Die Gebäude stammen zum grössten Teil aus der indonesischen Besatzungszeit und wurden schon damals als Haftanstalten genutzt. Das timoresische Strafvollzugsystem entstand jedoch erst nach Ende der Besatzung mit UN-Hilfe.
Das Gefängnis in Becora, einem Stadtteil von Dili, ist das grösste und mit 1.7 Personen pro verfügbaren Platz auch die Anstalt mit der höchsten Überbelegung. Das führt unter anderem dazu, dass Räumlichkeiten, die der Beschäftigung und Freizeitgestaltung dienen sollten, wie zum Beispiel die Bibliothek, zweckentfremdet und zu Zellen umgenutzt werden müssen.
In Becora sind in der Regel nur Männer untergebracht. Sollte eine Frau aus verschiedenen Gründen hier inhaftiert sein, wird ihr ein Raum in einem administrativen Gebäude zugeteilt.

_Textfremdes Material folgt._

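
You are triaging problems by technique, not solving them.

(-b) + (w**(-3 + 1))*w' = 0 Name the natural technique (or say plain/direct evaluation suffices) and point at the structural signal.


Diagnosis: separation of variables — separating collects all w-dependence with the derivative and leaves all b-dependence opposite: variables separate. The cross-partial test also passes here (vacuously, each side single-variable); the potential-function route would work, separation is simply more immediate.


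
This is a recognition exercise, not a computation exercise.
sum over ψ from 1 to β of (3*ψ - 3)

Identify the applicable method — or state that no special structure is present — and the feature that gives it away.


Best approach: no special technique — constant-multiple powers of ψ with no cancellation partners and no common ratio — use the standard power-sum formulas.


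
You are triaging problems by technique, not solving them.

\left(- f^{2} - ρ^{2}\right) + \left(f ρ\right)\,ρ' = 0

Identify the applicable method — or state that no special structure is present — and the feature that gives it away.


Best approach: the homogeneous substitution — the slope's numerator and denominator have matching total degree, so it depends only on ρ/f and the ratio substitution collapses it. Rearranged, this also fits the Bernoulli template directly; the homogeneous substitution reads the structure without the rearrangement.


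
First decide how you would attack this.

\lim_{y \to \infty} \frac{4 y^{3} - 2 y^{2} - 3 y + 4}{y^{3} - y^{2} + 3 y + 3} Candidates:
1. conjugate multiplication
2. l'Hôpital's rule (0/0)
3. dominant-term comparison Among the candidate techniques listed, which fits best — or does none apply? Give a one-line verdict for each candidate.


Technique: dominant-term comparison — as y grows, only the highest-degree terms matter — compare leading terms and read the limit off.
- conjugate multiplication — no divergent radical difference is present for a conjugate pair to cancel.
- l'Hôpital's rule (0/0) — no 0/0 form appears: written as one quotient, top and bottom both grow without bound, and the ratio is decided by their leading terms.
- dominant-term comparison: applies; the problem has the shape this method handles.


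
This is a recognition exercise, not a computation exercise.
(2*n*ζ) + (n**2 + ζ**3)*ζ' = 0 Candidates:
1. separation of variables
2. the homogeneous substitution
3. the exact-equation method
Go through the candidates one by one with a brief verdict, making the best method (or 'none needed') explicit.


Method: the exact-equation method — 2*n*ζ and n**2 + ζ**3 pass the exactness check on the nose, so no integrating factor in n or ζ is needed at all.
- separation of variables: no algebra isolates the independent variable on one side and the unknown on the other.
- the homogeneous substitution: the slope changes under joint rescaling, failing the degree-zero test.
- the exact-equation method: a fit — the right tool for this form.


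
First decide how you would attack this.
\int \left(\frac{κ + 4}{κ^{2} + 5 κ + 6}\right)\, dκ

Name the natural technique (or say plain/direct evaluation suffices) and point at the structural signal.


Verdict: partial fractions — the factorization of κ^{2} + 5 κ + 6 is the whole battle; after it, each term is a table integral.


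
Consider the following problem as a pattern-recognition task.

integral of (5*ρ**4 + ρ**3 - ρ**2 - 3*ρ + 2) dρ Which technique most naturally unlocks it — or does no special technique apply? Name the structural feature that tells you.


Diagnosis: no special technique — every term is a constant multiple of a power of ρ; term-wise power-rule integration needs no preliminary transformation.


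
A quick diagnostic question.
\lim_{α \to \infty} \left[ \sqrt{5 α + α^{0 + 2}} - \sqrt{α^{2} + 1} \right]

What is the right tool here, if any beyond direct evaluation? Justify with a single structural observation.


Best approach: conjugate multiplication — divergence minus divergence hides a finite answer — expose it by pairing \sqrt{5 α + α^{0 + 2}} - \sqrt{α^{2} + 1} with its conjugate.


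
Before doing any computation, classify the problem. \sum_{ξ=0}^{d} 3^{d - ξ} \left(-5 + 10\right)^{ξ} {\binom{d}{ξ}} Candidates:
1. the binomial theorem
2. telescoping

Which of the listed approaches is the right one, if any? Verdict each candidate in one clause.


Technique: the binomial theorem — {\binom{d}{ξ}} weighting matched powers of (-5 + 10) and 3 is the expanded form of ((-5 + 10) + 3)^d — fold it back up.
- the binomial theorem — a fit — the right tool for this form.
- telescoping — in the displayed form, no term reappears at a neighboring index to cancel against.


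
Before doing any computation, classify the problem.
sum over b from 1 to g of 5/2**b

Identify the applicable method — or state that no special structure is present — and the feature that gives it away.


Diagnosis: the geometric series formula — consecutive terms stand in a fixed index-free ratio — the geometric sum formula closes it.


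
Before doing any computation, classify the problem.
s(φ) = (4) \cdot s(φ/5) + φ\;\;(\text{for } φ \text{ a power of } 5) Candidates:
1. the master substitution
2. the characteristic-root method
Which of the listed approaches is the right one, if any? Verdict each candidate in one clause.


Technique: the master substitution — treat m = log base 5 of φ as the new clock: one recursion step advances m by one while φ scales by 5.
- the master substitution — yes — fits the structure here.
- the characteristic-root method: the recursion divides its index rather than shifting it — outside the constant-shift family the root method covers.


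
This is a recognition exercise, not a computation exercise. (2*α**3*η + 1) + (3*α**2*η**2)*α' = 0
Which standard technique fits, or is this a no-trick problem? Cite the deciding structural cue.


Method: the exact-equation method — take the mixed partials of 2*α**3*η + 1 and 3*α**2*η**2: they are equal, which certifies an exact differential.


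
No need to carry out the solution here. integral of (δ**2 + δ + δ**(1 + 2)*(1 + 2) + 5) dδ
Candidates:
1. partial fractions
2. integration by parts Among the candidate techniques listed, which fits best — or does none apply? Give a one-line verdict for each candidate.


Diagnosis: no special technique — a term-by-term power-rule job in δ; no substitution or rearrangement earns its keep here.
- partial fractions: there is no rational-function structure to decompose.
- integration by parts — parts would only shuffle a directly integrable integrand.


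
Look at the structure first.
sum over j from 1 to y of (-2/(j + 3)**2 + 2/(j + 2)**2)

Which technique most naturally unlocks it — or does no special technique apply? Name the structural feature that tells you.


Best approach: telescoping — this sum is a zipper: each term contributes 2/(j + 2)**2 and removes the next index's value, which the following term puts back, closing term by term.


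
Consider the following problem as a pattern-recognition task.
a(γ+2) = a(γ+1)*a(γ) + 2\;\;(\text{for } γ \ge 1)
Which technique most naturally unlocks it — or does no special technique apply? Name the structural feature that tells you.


Diagnosis: no special technique — the update rule curves (it is not linear in the unknown sequence), so no superposition-based closed form attaches — iterate or study it directly.


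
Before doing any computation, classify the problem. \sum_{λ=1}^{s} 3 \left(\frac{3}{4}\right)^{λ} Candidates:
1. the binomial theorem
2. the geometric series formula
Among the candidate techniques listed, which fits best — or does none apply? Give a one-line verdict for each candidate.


Best approach: the geometric series formula — the ratio of consecutive terms is the constant \frac{3}{4}, independent of the index — a geometric sum.
- the binomial theorem: there is no pair of bases whose matched powers would reassemble into a single binomial power.
- the geometric series formula — yes — fits the structure here.


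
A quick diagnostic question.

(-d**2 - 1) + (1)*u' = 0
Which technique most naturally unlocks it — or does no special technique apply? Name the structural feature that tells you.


Method: no special technique — with u absent the equation is not coupled at all: direct integration in d.


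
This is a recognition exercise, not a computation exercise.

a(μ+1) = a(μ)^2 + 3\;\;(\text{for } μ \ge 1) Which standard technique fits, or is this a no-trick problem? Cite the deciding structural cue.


Technique: no special technique — the update rule curves (it is not linear in the unknown sequence), so no superposition-based closed form attaches — iterate or study it directly.


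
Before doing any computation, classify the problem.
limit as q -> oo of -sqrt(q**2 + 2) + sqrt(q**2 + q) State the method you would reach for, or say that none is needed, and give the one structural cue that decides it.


Diagnosis: conjugate multiplication — two divergent pieces with a minus sign between them and a radical in the mix: rationalize sqrt(q**2 + q) - sqrt(q**2 + 2) before any limit law applies.


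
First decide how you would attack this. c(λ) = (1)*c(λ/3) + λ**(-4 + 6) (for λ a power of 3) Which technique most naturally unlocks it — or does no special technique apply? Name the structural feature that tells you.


Best approach: the master substitution — treat m = log base 3 of λ as the new clock: one recursion step advances m by one while λ scales by 3.


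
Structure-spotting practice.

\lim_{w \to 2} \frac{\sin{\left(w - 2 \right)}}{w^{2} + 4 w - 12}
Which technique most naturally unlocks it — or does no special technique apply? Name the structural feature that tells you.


Method: l'Hôpital's rule (0/0) — the 0/0 form at 2 is the signature situation for l'Hôpital's rule. The standard small-argument limits would also carry it; the rule is the systematic route.


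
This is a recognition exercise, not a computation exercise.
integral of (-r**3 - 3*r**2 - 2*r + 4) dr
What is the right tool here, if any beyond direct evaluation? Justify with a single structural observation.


Diagnosis: no special technique — every term is a constant multiple of a power of r; term-wise power-rule integration needs no preliminary transformation.


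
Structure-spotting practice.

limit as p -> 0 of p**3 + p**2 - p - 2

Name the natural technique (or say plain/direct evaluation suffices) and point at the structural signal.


Verdict: no special technique — no denominator vanishes and nothing blows up at 0: direct substitution is the whole computation.


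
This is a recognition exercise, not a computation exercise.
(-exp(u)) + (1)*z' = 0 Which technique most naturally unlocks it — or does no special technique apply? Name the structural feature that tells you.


Technique: no special technique — the slope is a pure function of u; integrate both sides and be done.


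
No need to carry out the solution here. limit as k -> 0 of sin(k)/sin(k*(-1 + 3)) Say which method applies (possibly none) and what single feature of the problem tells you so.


Best approach: l'Hôpital's rule (0/0) — substituting 0 gives 0 over 0; differentiate top and bottom once and re-evaluate. Expanding numerator and denominator to first order gives the same value — the rule automates exactly that.


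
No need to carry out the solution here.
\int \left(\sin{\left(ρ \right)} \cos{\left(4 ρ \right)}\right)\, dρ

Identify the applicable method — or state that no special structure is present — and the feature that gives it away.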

Die männlichen jugendlichen Straftäter (18 bis 21 Jahre alt bei Verurteilung) befinden sind ebenfalls in einem separaten Zellen Block in Becora. Verurteile Jugendliche werden von der Strafanstalt weiterhin administrativ als solche geführt, auch wenn der betroffene Mensch inzwischen das Erwachsenenalter erreicht hat. Dies erschwert eine Interpretation der Statistiken. Laut timoresischem Strafrecht können Jugendliche unter 17 Jahren nicht zu einer Gefängnisstrafe verurteilt werden. Weil in Timor-Leste kein Jugendstrafrecht in Kraft ist, werden, gemäss Auskunft des Ombudsmanns, straffällige Jugendlichen unter 17 Jahren nicht für ihre Taten belangt. Auch könnten die Jugendlichen bei einer Verurteilung nirgendwo untergebracht werden. Eine Jugenderziehungsanstalt ist schon länger in Planung, deren Realisierung ist aber nicht absehbar.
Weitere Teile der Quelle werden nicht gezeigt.